Ma nessuno di questi disegni di legge troverà una maggioranza in un Senato in cui domina l’ostruzionismo. E questo chiarisce la vera questione: senza una mobilitazione di massa e un cambiamento delle regole di funzionamento del governo i democratici falliranno di nuovo, com’è accaduto nel 2010, quando hanno perso la maggioranza alla Camera, appena due anni dopo la vittoria apparentemente trionfale di Obama.

Per decenni hanno dimostrato di essere più impegnati a preservare lo status quo del sistema politico che a mantenere le loro promesse agli elettori. Se Biden sceglierà di nuovo questa strada, già percorsa come vicepresidente fra il 2008 e il 2016, perderà ogni presa sul Congresso e sarà anche lui un fallimento.

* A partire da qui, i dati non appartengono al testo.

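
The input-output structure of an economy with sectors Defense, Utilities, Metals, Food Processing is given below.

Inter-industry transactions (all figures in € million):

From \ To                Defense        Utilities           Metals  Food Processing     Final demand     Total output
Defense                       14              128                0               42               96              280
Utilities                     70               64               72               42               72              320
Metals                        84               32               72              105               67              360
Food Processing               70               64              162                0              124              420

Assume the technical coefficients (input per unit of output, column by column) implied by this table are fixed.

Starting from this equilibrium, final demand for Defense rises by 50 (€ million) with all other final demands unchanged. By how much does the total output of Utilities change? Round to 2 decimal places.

Technical coefficients a_ij = z_ij / X_j:
  a_DD = 14/280 = 0.05, a_UD = 70/280 = 0.25, a_MD = 84/280 = 0.30, a_FD = 70/280 = 0.25
  a_DU = 128/320 = 0.40, a_UU = 64/320 = 0.20, a_MU = 32/320 = 0.10, a_FU = 64/320 = 0.20
  a_DM = 0/360 = 0.00, a_UM = 72/360 = 0.20, a_MM = 72/360 = 0.20, a_FM = 162/360 = 0.45
  a_DF = 42/420 = 0.10, a_UF = 42/420 = 0.10, a_MF = 105/420 = 0.25, a_FF = 0/420 = 0.00
I − A =
  [   0.95    -0.40     0.00    -0.10]
  [  -0.25     0.80    -0.20    -0.10]
  [  -0.30    -0.10     0.80    -0.25]
  [  -0.25    -0.20    -0.45     1.00]
Compute the cofactors C_ij = (−1)^(i+j)·(3×3 minor ij) of I−A; the adjugate is their transpose:
adj(I−A) = Cᵀ =
  [ 0.499500   0.295500   0.138000   0.114000]
  [ 0.277875   0.619625   0.239000   0.149500]
  [ 0.324000   0.291000   0.606000   0.213000]
  [ 0.326250   0.328750   0.355000   0.485000]
det(I−A) = Σ_j (I−A)_1j·C_1j = (0.95)(0.499500) + (-0.40)(0.277875) + (0.00)(0.324000) + (-0.10)(0.326250) = 0.33075
(I − A)⁻¹ = adj(I−A) / det(I−A) ≈
  [   1.5102     0.8934     0.4172     0.3447]
  [   0.8401     1.8734     0.7226     0.4520]
  [   0.9796     0.8798     1.8322     0.6440]
  [   0.9864     0.9940     1.0733     1.4664]
Δx = (I − A)⁻¹ Δd with Δd having +50 in the Defense component and 0 elsewhere.
So Δx_U = L_UD · (+50), where L_UD = adj(I−A)_UD / det(I−A) = 0.277875 / 0.33075.
Δx_U = 0.277875 × (+50) / 0.33075 = 13.89375 / 0.33075 ≈ 42.01.

Δx_U = 42.01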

La lezione del principale successo di Obama, l’Affordable Care Act dovrebbe essere chiara: la legge è riuscita a fornire assicurazioni sanitarie su larga scala solo quattro anni dopo la sua approvazione. Una legge più semplice, più veloce e più generosa sarebbe stata una politica migliore e forse avrebbe contribuito a salvare Hillary Clinton nel 2016.